16/12/2013 - 19h46
Rio de Janeiro – Após vistoria da Defesa Civil e da Fundação
Instituto de Geotécnica (GeoRio) feita ontem (15) em áreas do Complexo
do Alemão afetadas pelas fortes chuvas da semana passada, a Casa Civil
municipal informou hoje (16) que cerca de 30 casas da localidade de
Palmeiras terão que ser demolidas.
De acordo com o secretário municipal da Casa Civil, Pedro Paulo
Carvalho, a vistoria no fim de semana foi uma demanda da própria
comunidade. “Ontem, eu pessoalmente estive no Alemão, a gente tinha uma
informação de que lá teria uma quantidade muito grande de desabrigados.
Estive lá com a Defesa Civil, com toda a equipe da prefeitura, a Defesa
Civil fez um rastreamento, vistoriou, verificou cada uma daquelas casas
que as pessoas apontavam ter risco de desabamento”.
Na semana passada, pelo menos sete casas desabaram na localidade de Palmeiras.
Carvalho garantiu que os donos dessas casas não ficarão desamparados.
“Não deve passar de 30 casas que vão ter que entrar no aluguel social ou
reencaminhamento para o Bairro Carioca, que fica ali em Triagem, ou um
outro empreendimento do Minha Casa, Minha Vida”, disse, ao participar da
entrega do Prêmio Rio+Empreendedor.
O número de famílias em abrigos da prefeitura chegou a 200 na última
semana, e hoje está em torno de 70, segundo o secretário. “O nosso
sistema funciona, alertas, sirenes, os pluviômetros.
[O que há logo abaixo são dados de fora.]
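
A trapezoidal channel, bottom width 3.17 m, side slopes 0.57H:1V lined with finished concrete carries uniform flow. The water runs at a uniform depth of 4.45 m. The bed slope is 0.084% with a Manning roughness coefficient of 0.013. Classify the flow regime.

subcritical

With bottom width b = 3.17 m and side slope z = 0.57: A = (b + zy)y = (3.17 + 0.57×4.45)×4.45 = 25.39 m²; P = b + 2y√(1+z²) = 3.17 + 2×4.45×1.151 = 13.41 m.
Hydraulic radius R = A/P = 25.39/13.41 = 1.893 m.
V = (1/n) R^(2/3) √S = (1/0.013) × 1.893^(2/3) × √0.00084 = 3.412 m/s. Hydraulic depth D_h = A/T = 25.39/8.243 = 3.081 m.
Froude number Fr = V/√(g·D_h) = 3.412/√(9.81×3.081) = 0.621, which is less than 1, so the flow is subcritical.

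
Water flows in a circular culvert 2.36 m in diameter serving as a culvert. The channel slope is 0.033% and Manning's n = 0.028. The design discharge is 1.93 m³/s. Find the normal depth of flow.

y_n = 1.87 m

Manning's equation rearranged: A R^(2/3) = nQ / (1·√S) = 0.028 × 1.93 / (√0.00033) = 2.975.
Trying y = 2.19 m: A R^(2/3) = 3.308 — high.
Trying y = 1.59 m: A R^(2/3) = 2.447 — low.
Trying y = 1.87 m: A R^(2/3) = 2.979 — matches.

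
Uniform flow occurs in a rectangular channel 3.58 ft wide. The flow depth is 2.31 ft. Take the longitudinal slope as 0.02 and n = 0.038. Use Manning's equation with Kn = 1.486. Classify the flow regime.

subcritical

Flow area A = b·y = 3.58 × 2.31 = 8.27 ft². Wetted perimeter P = b + 2y = 3.58 + 2×2.31 = 8.2 ft.
Hydraulic radius R = A/P = 8.27/8.2 = 1.009 ft.
V = (1.486/n) R^(2/3) √S = (1.486/0.038) × 1.009^(2/3) × √0.02 = 5.562 ft/s. Hydraulic depth D_h = A/T = 8.27/3.58 = 2.31 ft.
Froude number Fr = V/√(g·D_h) = 5.562/√(32.2×2.31) = 0.645, which is less than 1, so the flow is subcritical.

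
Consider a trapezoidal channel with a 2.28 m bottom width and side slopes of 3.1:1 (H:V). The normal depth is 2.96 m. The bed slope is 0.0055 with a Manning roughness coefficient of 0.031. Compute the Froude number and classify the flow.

With bottom width b = 2.28 m and side slope z = 3.1: A = (b + zy)y = (2.28 + 3.1×2.96)×2.96 = 33.91 m²; P = b + 2y√(1+z²) = 2.28 + 2×2.96×3.257 = 21.56 m.
Hydraulic radius R = A/P = 33.91/21.56 = 1.573 m.
V = (1/n) R^(2/3) √S = (1/0.031) × 1.573^(2/3) × √0.0055 = 3.235 m/s. Hydraulic depth D_h = A/T = 33.91/20.63 = 1.644 m.
Froude number Fr = V/√(g·D_h) = 3.235/√(9.81×1.644) = 0.806, which is less than 1, so the flow is subcritical.

subcritical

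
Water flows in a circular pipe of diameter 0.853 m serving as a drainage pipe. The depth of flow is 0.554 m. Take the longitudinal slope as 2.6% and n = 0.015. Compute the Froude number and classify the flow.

supercritical

For a circular section of diameter D = 0.853 m at depth y = 0.554 m, the central angle is θ = 2 arccos(1 − 2y/D) = 3.749 rad. Then A = (D²/8)(θ − sin θ) = 0.3928 m² and P = Dθ/2 = 1.599 m.
Hydraulic radius R = A/P = 0.3928/1.599 = 0.2457 m.
V = (1/n) R^(2/3) √S = (1/0.015) × 0.2457^(2/3) × √0.026 = 4.217 m/s. Hydraulic depth D_h = A/T = 0.3928/0.814 = 0.4826 m.
Froude number Fr = V/√(g·D_h) = 4.217/√(9.81×0.4826) = 1.94, which is greater than 1, so the flow is supercritical.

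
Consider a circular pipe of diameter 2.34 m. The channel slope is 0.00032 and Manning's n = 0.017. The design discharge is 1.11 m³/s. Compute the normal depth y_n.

Manning's equation rearranged: A R^(2/3) = nQ / (1·√S) = 0.017 × 1.11 / (√0.00032) = 1.055.
At y = 1.18 m: A R^(2/3) = 1.526 — over.
At y = 0.957 m: A R^(2/3) = 1.056 — matches.

y_n = 0.957 m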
Quando há
necessidade das pessoas saírem de suas casas, elas buscam esses abrigos
que são oferecidos pela prefeitura. Muitas vezes as pessoas, sem
qualquer tipo de risco, saem das casas, por causa do receio. [as
pessoas] Aproveitam esse abrigamento também para retardar um pouco mais,
para voltar melhor para sua casa.”
Carvalho explica que várias melhorias estão sendo feitas desde 2010
para enfrentar as chuvas de verão, mas é impossível anular completamente
os transtornos. “É sempre um período difícil. Você imagina uma cidade
dessa, 44% dela são uma floresta urbana, a declividade que tem, dois
imensos maciços, mais de 200 rios, é uma cidade que tem, evidentemente,
transtornos por conta das chuvas todo ano. O que importa é os
investimentos em infraestrutura seguirem, prevenção, dragagem desses
rios, que nós estamos fazendo, limpeza de bueiros, já diminuiu o
transtorno. Não adianta a gente imaginar que vai ter chuva e que não vai
encher a cidade, que não vai ter transtorno na cidade. Terão. Quem acha
que nós vamos chegar num ponto que não teremos transtornos, esquece”.